To respond to these problems under the new circumstances,
and to deal with these new challenges, our Organization, the
United Nations, must renew itself.
Forty-eighth session - 7 October l993 15
In few aspects of the work of the United Nations is this
need for renewal more evident than in the Security Council.
The structure of the Security Council was formulated at the
very birth of the United Nations, at the end of the Second
World War and the beginning of the cold war. Forty-eight
years have passed. Massive changes have occurred in the
world, particularly in recent years. Empires have crumbled.
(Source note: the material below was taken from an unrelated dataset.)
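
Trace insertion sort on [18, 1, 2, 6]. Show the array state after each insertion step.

First element 18 is already 'sorted'
Insert 1: shifted 1 elements -> [1, 18, 2, 6]
Insert 2: shifted 1 elements -> [1, 2, 18, 6]
Insert 6: shifted 1 elements -> [1, 2, 6, 18]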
The ideological division of the world has melted away. The
cold war has ended. The membership of the United Nations
has multiplied from 51 at the time of its founding to 184
today.
And yet, apart from the enlargement of its membership
30 years ago from 9 nine to 15, the Security Council has not
changed. It has remained small, unrepresentative,
undemocratic, opaque. We recognize the reality of
continuing imbalances in world power and the necessity for
the Security Council to reflect this reality. But, surely, we
must also recognize the reality of the worldwide trend
towards, and the people’s desire for, democratization and
transparency in political affairs. Surely, the Security
Council, the United Nations body with the greatest impact
on international peace and security, must also reflect this
reality in its size, in its structure, in its procedures, in its
relations with other United Nations bodies, including the
General Assembly.
We are, therefore, in favour of a searching reassessment
of the structure, role and procedures of the Security Council
with a view to its reform. And we urge that, in view of the
repercussions that such a reform would have on other United
Nations bodies and activities, this reassessment be carried
out within the context of a thorough review of the Charter.
The sober, rational and
realistic proposals propounded yesterday by the Foreign
Minister of Singapore might serve as a useful starting-point
for our consideration of this important matter.
The entire United Nations is, in fact, in need of reform.
In the new international situation, the enlarged demands
upon the United Nations and the constraints on the available
means require that the resources of the United Nations be
carefully husbanded for their most efficient use. The
concept and substance of management - and by that I mean
the science of management - must be imposed upon the
United Nations bureaucracy. Funds and other assets must be
most meticulously safeguarded and effectively utilized.
Duplication must be avoided, costs drastically cut, waste
radically reduced, and corruption abolished.
I am sure that many developing countries share our
desire that the United Nations should impose upon itself the
austerity and discipline that are required of many of us by
the international financial institutions.
We pay a tribute to the Secretary-General’s attention to
this aspect of his work. We welcome in particular the
creation of the new post of Assistant Secretary-General for
Inspections and Investigations as an indication of his
determination to address this problem.
The Philippines is up to date in its contribution to the
finances of the United Nations. It may be a small amount
in the totality of the Organization’s resources, but it is
substantial in proportion to our financial capacity. We
would not want to see it squandered. We cannot afford it.
Neither can the United Nations.
May I propose, then, that a group of men and women
with both extensive experience and skill in corporate
management and extensive exposure to the special
requirements and problems of the United Nations be
commissioned to study this question in greater depth and
detail and with greater objectivity, and to make the
appropriate recommendations. There are many in this Hall
right now who would be eminently qualified to perform this
task. The Philippines will explore the possibility of a draft
resolution to this effect at a suitable time.
This is a matter of great and urgent necessity. For
reforms in the United Nations will place the Organization in
a better position to deal with the demands upon it in the
second half-century of its existence and to fulfil in the next
millennium the vision that its founding fathers had for this
great and indispensable Organization.